Tuesday, November 10, 2009

Tuesday Mattins

As all men know, Mattins (with double tee) is the Anglican nickname for Morning Prayer; and I've been making use of the current Anglican Use of the Roman Rite for the past few days, in an access of enthusiasm for their liturgical patrimony (as purified and authorized by the Holy See), one of the gifts of Anglicanism to the Church Catholic. If Israel could plunder the Egyptians at God's command through Moses, why not cherry-pick the nice bits out of the B.C.P.?

The Book of Divine Worship is a strange book, a compromise between Roman liturgists of the 1980's - among them the notorious Marini, 'son' of Bugnini (shades of the Apocalypse! who is the third?) - and Anglo-Catholic Episcopalians who actually wanted something much closer to the traditional Roman Rite. It is based, for a start, on many elements of the U.S. B.C.P. of 1979; this is the case with what is provided for Morning and Evening Prayer, which is almost word-for-word the same; the only noteworthy change is that the "absolution" after the general confession formula is amended so that it reads always "May the... Lord grant us absolution...", clearly so as to dispel any idea that this is sacramental absolution.

To-day, at Mattins, Psalms 50(51) to 52(51) are read (if, as seems best, the Psalter is read over a monthly cycle); the Lessons, Nehemiah 9:1-18, 26-38 and Revelation 18:1-20 (combining those for Tuesday with those of Monday, which were unread since special readings were appointed for the feast of the Dedication of the Lateran Basilica); and the Collect of the Day is of Pope St Leo the Great, since the B.D.W. follows a minimally augmented modern Roman Calendar.

I would say that the Lessons were highly appropriate if current events among Anglicans looking forward to their coming into Catholic unity are kept in mind.
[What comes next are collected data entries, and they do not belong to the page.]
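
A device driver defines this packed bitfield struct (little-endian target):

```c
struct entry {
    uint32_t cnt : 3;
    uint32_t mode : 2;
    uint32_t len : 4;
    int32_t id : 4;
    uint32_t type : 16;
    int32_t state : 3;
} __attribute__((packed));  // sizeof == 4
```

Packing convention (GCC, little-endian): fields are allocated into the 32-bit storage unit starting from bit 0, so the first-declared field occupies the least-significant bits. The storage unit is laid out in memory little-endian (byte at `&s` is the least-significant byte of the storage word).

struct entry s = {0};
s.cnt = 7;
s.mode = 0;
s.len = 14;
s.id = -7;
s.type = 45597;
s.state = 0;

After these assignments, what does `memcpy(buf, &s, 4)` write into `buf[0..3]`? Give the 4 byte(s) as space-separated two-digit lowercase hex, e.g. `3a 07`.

c7 b3 43 16

[0+:3] cnt=7 & 0x7 = 0x7; word=0x00000007
[3+:2] mode=0 & 0x3 = 0x0; word=0x00000007
[5+:4] len=14 & 0xf = 0xe; word=0x000001c7
[9+:4] id=-7 & 0xf = 0x9; word=0x000013c7
[13+:16] type=45597 & 0xffff = 0xb21d; word=0x1643b3c7
[29+:3] state=0 & 0x7 = 0x0; word=0x1643b3c7
word = 0x1643b3c7 → little-endian bytes:
  [0]=0xc7  [1]=0xb3  [2]=0x43  [3]=0x16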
The passage from Nehemiah (the returned exiles, that tiny remnant, confess God's mercies and Israel's continual ungratefulness, which brought upon them such punishments) and that from the Apocalypse (the half-triumph, half-lament over faithless Babylon, brought to destruction for her crimes) can be applied to the position of these incomers: amusingly, Babylon turns out to be Canterbury!

Then I heard another voice from heaven saying, "Come out of her, my people, lest you take part in her sins, lest you share in her plagues." (Rev. 18:4)

Rejoice over her, O heaven, O saints and apostles and prophets, for God has given judgment for you against her!" (Rev. 18:20)

Or as Gandalf said, according to Tolkien, "Fly, you fools!'' Good advice for those still hesitating to swim the murky Tiber.

2 comments:

Mark M said...

You know, part of me doesn't mind the BDW, but I really DO wish they had used either the English Book of Common Prayer, or the Scottish Book of Common Prayer as the basis. To be blunt, I don't trust the direction of PECUSA even before 1979...

Joshua said...

Yes, I agree entirely with all your statements!